雨に佇む
学校帰りのバスの中。
僕は一番後ろの席に座り、スマホを片手にイヤホンで音楽を聴いていた。
突然雨が降り出したせいで、バスの中は満員状態だった。最悪だ、もうすぐ降りるのに。
小さくため息を一つつき、僕は窓の外を眺めた。
雨の音とひんやり冷えた空気が心地いい。
運転手さんのアナウンスは次のバス停にもうすぐつく事を知らせた。
僕はこれ以上乗らないでほしい、という想いで窓からバス停を覗き込んだ。
瞬間、僕の心は冷たくドキリ。
自分でも鼓動が速くなっているのがわかる。
「…え。」まさか、そんな事があるわけがない。
バス停には、三ヶ月前に亡くなった彼女が立っていた。
あの日と同じ服装で、髪型で。
雨の中で佇んでいたせいか全身が濡れていて、長い黒髪が顔や肩に張り付いていた。
その彼女の姿に、僕は居ても立っても居られなくなり急いで降車ボタンを押し、人を押し除けバスを降りようとした。

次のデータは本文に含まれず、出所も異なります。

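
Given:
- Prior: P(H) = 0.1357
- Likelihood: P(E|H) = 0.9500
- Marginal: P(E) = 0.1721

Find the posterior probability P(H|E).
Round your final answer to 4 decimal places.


Using Bayes' theorem:

P(H|E) = P(E|H) × P(H) / P(E)
       = 0.9500 × 0.1357 / 0.1721
       = 0.12891500 / 0.1721
       = 0.7491

The evidence strengthens our belief in H.
Prior: 0.1357 → Posterior: 0.7491


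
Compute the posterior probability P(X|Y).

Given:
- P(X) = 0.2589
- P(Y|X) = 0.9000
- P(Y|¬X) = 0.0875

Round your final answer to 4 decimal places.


Bayes' theorem: P(X|Y) = P(Y|X) × P(X) / P(Y)

Step 1: Calculate P(Y) using law of total probability
P(Y) = P(Y|X)P(X) + P(Y|¬X)P(¬X)
     = 0.9000 × 0.2589 + 0.0875 × 0.7411
     = 0.23301000 + 0.06484625
     = 0.29785625

Step 2: Apply Bayes' theorem
P(X|Y) = P(Y|X) × P(X) / P(Y)
       = 0.23301000 / 0.29785625
       = 0.7823


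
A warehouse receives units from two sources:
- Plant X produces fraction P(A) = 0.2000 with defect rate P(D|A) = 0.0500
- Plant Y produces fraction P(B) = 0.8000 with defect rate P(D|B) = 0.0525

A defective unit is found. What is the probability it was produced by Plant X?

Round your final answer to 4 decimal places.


Let A = from Plant X, D = defective

Given:
- P(A) = 0.2000, P(B) = 0.8000
- P(D|A) = 0.0500, P(D|B) = 0.0525

Step 1: Find P(D)
P(D) = P(D|A)P(A) + P(D|B)P(B)
     = 0.0500 × 0.2000 + 0.0525 × 0.8000
     = 0.01000000 + 0.04200000
     = 0.05200000

Step 2: Apply Bayes' theorem
P(A|D) = P(D|A)P(A) / P(D)
       = 0.01000000 / 0.05200000
       = 0.1923


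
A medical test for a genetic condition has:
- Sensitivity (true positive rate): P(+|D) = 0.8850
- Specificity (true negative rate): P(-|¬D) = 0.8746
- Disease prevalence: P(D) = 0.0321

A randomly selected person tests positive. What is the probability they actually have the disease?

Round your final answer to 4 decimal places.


Let D = has disease, + = positive test

Given:
- P(D) = 0.0321 (prevalence)
- P(+|D) = 0.8850 (sensitivity)
- P(-|¬D) = 0.8746 (specificity)
- P(+|¬D) = 0.1254 (false positive rate = 1 - specificity)

Step 1: Find P(+)
P(+) = P(+|D)P(D) + P(+|¬D)P(¬D)
     = 0.8850 × 0.0321 + 0.1254 × 0.9679
     = 0.02840850 + 0.12137466
     = 0.14978316

Step 2: Apply Bayes' theorem for P(D|+)
P(D|+) = P(+|D)P(D) / P(+)
       = 0.02840850 / 0.14978316
       = 0.1897


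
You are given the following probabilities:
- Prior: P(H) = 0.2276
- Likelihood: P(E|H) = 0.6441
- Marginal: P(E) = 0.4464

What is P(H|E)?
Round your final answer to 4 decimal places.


Using Bayes' theorem:

P(H|E) = P(E|H) × P(H) / P(E)
       = 0.6441 × 0.2276 / 0.4464
       = 0.14659716 / 0.4464
       = 0.3284

The evidence strengthens our belief in H.
Prior: 0.2276 → Posterior: 0.3284


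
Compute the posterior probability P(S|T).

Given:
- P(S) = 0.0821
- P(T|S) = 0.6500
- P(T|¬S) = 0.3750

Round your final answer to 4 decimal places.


Bayes' theorem: P(S|T) = P(T|S) × P(S) / P(T)

Step 1: Calculate P(T) using law of total probability
P(T) = P(T|S)P(S) + P(T|¬S)P(¬S)
     = 0.6500 × 0.0821 + 0.3750 × 0.9179
     = 0.05336500 + 0.34421250
     = 0.39757750

Step 2: Apply Bayes' theorem
P(S|T) = P(T|S) × P(S) / P(T)
       = 0.05336500 / 0.39757750
       = 0.1342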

しかし、他にも降りる人が数名いたらしく、一番後ろに座った数十分前の自分を恨んだ。
やっとの事で降り、彼女を探すが見当たらない。
「綾乃!」
もう呼ぶ事のないと思っていた名前を叫び、僕はしばらく雨の雫を全身で受けていた。
__その日から僕は、雨の日には必ず一旦、あそこのバス停に降りている。君ともう一度ちゃんと話がしたい。
だって、あの時の君が笑顔で泣いている様に見えたから。
だから今日も、僕はあの時間、雨の日にあのバスに乗る。
君にさす傘とハンカチを手に持って。
いつか彼女にもう一度会える事を信じて。